Indian-American economist

Varadarajan Venkata Chari (born c. 1952) is an Indian-American economist and professor of economics, currently teaches macroeconomic theory, public economics, and monetary economics at the University of Minnesota's College of Liberal Arts.

Chari received a Bachelor of Technology in Chemical Engineering from the Indian Institute of Technology, Bombay in 1974, and was a production engineer at Union Carbide (India) Limited from 1974 to 1976.

Chari then received his M.S. in economics in 1978 from Carnegie Mellon University and subsequently followed up with his Ph.D. from Carnegie Mellon University in 1980. His dissertation won him the Alexander Henderson Award for excellence in economics, an award also won by Nobel Laureates Oliver E. Williamson, Dale T. Mortensen, Finn E. Kydland and Edward C. Prescott.

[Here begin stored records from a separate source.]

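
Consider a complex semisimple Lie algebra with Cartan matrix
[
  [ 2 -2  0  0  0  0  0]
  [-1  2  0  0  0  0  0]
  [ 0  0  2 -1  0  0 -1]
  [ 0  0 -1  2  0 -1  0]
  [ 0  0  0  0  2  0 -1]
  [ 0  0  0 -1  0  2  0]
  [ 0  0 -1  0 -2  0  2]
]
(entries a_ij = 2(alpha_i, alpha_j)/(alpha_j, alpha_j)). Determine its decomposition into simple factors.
type B_2 ⊕ type B_5

The diagram associated to this matrix has two connected components: the simple roots {alpha_1, alpha_2} form a chain of 2 nodes with a double edge at one end; the terminal node there is the unique short simple root (B_2), and {alpha_3, alpha_4, alpha_5, alpha_6, alpha_7} form a chain of 5 nodes with a double edge at one end; the terminal node there is the unique short simple root (B_5). A semisimple Lie algebra decomposes uniquely as the direct sum of simple ideals, one per connected component of its Dynkin diagram, so g ≅ B_2 ⊕ B_5 (dimension 10 + 55 = 65).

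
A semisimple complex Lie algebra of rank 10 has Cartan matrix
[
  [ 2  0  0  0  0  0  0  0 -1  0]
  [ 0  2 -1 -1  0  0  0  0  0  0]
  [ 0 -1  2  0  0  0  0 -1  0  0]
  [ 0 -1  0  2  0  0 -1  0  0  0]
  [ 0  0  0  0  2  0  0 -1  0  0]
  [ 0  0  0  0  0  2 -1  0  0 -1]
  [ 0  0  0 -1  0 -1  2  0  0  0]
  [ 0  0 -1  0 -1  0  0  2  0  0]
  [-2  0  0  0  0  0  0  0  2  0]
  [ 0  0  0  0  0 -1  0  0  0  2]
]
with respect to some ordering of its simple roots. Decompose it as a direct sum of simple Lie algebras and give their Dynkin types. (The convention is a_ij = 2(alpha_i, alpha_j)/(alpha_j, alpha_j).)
The diagram associated to this matrix has two connected components: the simple roots {alpha_2, alpha_3, alpha_4, alpha_5, alpha_6, alpha_7, alpha_8, alpha_10} form a chain of 8 nodes with single edges (A_8), and {alpha_1, alpha_9} form a chain of 2 nodes with a double edge at one end; the terminal node there is the unique short simple root (B_2). A semisimple Lie algebra decomposes uniquely as the direct sum of simple ideals, one per connected component of its Dynkin diagram, so g ≅ A_8 ⊕ B_2 (dimension 80 + 10 = 90).

A_8 (sl(9)) + B_2 (so(5))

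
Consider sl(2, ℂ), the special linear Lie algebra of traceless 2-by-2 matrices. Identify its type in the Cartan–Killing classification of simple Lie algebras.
This is sl(2), which has dimension 2^2 - 1 = 3 and rank 2 - 1 = 1 (a Cartan subalgebra is the diagonal traceless matrices). In the classification of classical Lie algebras, the special linear algebra sl(n+1) has type A_n; here n = 1, so the Dynkin diagram is a chain of 1 nodes with single edges (A_1). Hence the type is A_1.

A1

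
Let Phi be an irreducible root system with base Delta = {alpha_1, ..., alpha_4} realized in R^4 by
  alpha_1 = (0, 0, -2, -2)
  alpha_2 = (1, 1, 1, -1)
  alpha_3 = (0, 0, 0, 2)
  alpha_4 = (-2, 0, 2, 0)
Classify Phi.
F_4

Compute the Cartan integers a_ij = 2(alpha_i, alpha_j)/(alpha_j, alpha_j); the resulting 4x4 Cartan matrix is
[[2, 0, -2, -1], [0, 2, -1, 0], [-1, -1, 2, 0], [-1, 0, 0, 2]].
The roots have two lengths (squared-length ratio 2:1); the short ones are alpha_{2,3}. The associated Dynkin diagram is a chain of 4 nodes with a double edge between the middle two (F_4), so the type is F_4.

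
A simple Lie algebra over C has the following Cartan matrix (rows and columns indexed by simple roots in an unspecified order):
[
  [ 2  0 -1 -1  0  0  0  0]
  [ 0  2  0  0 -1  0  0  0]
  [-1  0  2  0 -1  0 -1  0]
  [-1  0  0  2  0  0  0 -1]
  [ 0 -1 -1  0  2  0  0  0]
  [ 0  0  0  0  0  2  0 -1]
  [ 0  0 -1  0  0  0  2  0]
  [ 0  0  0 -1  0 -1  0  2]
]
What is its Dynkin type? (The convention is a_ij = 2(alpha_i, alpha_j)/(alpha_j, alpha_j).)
The matrix has rank 8 with 2's on the diagonal. Reading the off-diagonal entries as Dynkin edges (a single edge where a_ij = a_ji = -1; a double or triple edge where a_ij * a_ji = 2 or 3), the diagram is a chain of 7 nodes with one extra node attached to the third node from one end (E_8). One simple-root ordering that puts it in standard form is (alpha_2, alpha_7, alpha_5, alpha_3, alpha_1, alpha_4, alpha_8, alpha_6). So the algebra is type E_8.

E8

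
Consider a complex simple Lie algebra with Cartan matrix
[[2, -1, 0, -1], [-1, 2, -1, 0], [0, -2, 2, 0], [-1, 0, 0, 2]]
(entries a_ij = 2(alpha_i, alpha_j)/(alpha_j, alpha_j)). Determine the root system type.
C_4

The matrix has rank 4 with 2's on the diagonal. Reading the off-diagonal entries as Dynkin edges (a single edge where a_ij = a_ji = -1; a double or triple edge where a_ij * a_ji = 2 or 3), the diagram is a chain of 4 nodes with a double edge at one end; the terminal node there is the unique long simple root (C_4). One simple-root ordering that puts it in standard form is (alpha_4, alpha_1, alpha_2, alpha_3). So the algebra is type C_4, i.e. sp(8).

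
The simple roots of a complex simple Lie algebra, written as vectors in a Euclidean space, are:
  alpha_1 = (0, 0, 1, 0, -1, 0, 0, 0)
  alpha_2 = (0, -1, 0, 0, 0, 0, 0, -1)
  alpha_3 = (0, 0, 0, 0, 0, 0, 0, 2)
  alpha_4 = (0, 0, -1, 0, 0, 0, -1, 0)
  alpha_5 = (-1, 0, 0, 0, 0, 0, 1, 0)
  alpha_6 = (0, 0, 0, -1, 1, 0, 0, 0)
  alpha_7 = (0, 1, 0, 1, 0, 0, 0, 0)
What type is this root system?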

Chari joined the Kellogg School of Management, Northwestern University as an assistant professor of managerial economics. In 1986, he moved to the Federal Reserve Bank of Minneapolis. In 1992 he returned to the Kellogg Graduate School of Management and then moved back to Minneapolis and the University of Minnesota in the fall of 1994. At the University of Minnesota, Chari has held many titles ranging from Paul Grenzel Land Grant Professor, to Director of the Heller-Hurwicz Economics Institute (2010–2016), and Chair of University of Minnesota's Department of Economics.

His research interests are in banking, fiscal and monetary policy and in issues of economic development. He has written extensively on banking crises, exchange rate fluctuations and international capital flows. Additionally, he has held associate editor positions for American Economics Journal (since 2008) and the Journal of Economic Theory (since 1998).

Dr. Chari is also a fellow of the Econometric Society since 1999 and recipient of the Census Bureau Research Grant since 2005.